For clarity, augment: ? extends T <= ? extends S if T <: S with: ? extends T <= ? For correctness, add: ? super T <= ? and then for clarity, augment it with: ? super T <= ? extends Object

Consensus from some additional discussion is that we want a special rule that says '? extends Object' is _the same as_ '?' (that is, '? extends Object' is an unbound wildcard). This should have the effect of all of the following, without having to make a special exception for each case: - Foo<?> <: Foo<? extends Object> - List<Foo<?>> <: List<Foo<? extends Object>> - Foo<? extends Object> is reifiable - expr instanceof Foo<? extends Object> is legal - A method with type parameter <T extends Foo<?>> can override a method with type parameter <T extends Foo<? extends Object>> As this is a language change, it will require some extra testing and some compiler changes. javac already does it in some cases, though.

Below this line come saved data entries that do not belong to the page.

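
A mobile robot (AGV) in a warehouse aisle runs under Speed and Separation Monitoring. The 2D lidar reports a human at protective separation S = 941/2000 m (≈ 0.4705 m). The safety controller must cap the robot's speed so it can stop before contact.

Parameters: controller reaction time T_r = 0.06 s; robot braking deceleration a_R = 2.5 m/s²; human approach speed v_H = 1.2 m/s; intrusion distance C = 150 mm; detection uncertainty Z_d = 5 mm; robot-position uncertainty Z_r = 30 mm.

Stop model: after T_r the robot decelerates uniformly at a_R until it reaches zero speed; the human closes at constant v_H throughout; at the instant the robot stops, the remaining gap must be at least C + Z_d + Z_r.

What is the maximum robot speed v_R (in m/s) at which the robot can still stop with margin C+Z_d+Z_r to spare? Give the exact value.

v_R_max = 7/20 m/s = 0.3500 m/s

at the boundary: (1/5)·v² + (27/50)·v + (-427/2000) = 0
  disc = (27/50)² − 4·(1/5)·(-427/2000) = 289/625 ; √disc = 17/25
  v_R = (−(27/50) + 17/25) / (2·(1/5)) = 7/20 m/s
check:
T_s = v_R/a_R = (7/20)/(5/2) = 0.1400 s
robot covers v_R·T_r = 0.3500·0.0600 = 0.0210 m before braking
robot covers 0.3500·0.1400 − ½·2.5000·0.1400² = 0.0245 m while stopping
human over T_r+T_s: 1.2000·(0.0600+0.1400) = 0.2400 m
residual clearance needed = 0.1500+0.0050+0.0300 = 0.1850 m
sum ≈ 0.0210+0.0245+0.2400+0.1850 ≈ 0.4705 m = S ✓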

EVALUATION ? should be considered equivalent to ? extends Object. I will note this at the end of the text about bounds for wildcards in 4.5.1. Consider: class Foo<T extends Integer> {} void m(Foo<?> f) {} With m's parameter being Foo<?>, JLS 5.1.10 specifies that it undergoes capture conversion to Foo<S extends Integer>, where S is a fresh type variable. If m's parameter was Foo<? extends Object>, it would still undergo capture conversion to Foo<S extends Integer>, because S's upper bound would be glb(Object,Integer). Hence, Foo<?> is semantically equivalent to Foo<? extends Object>. The bound of T in the declaration of class Foo is irrelevant.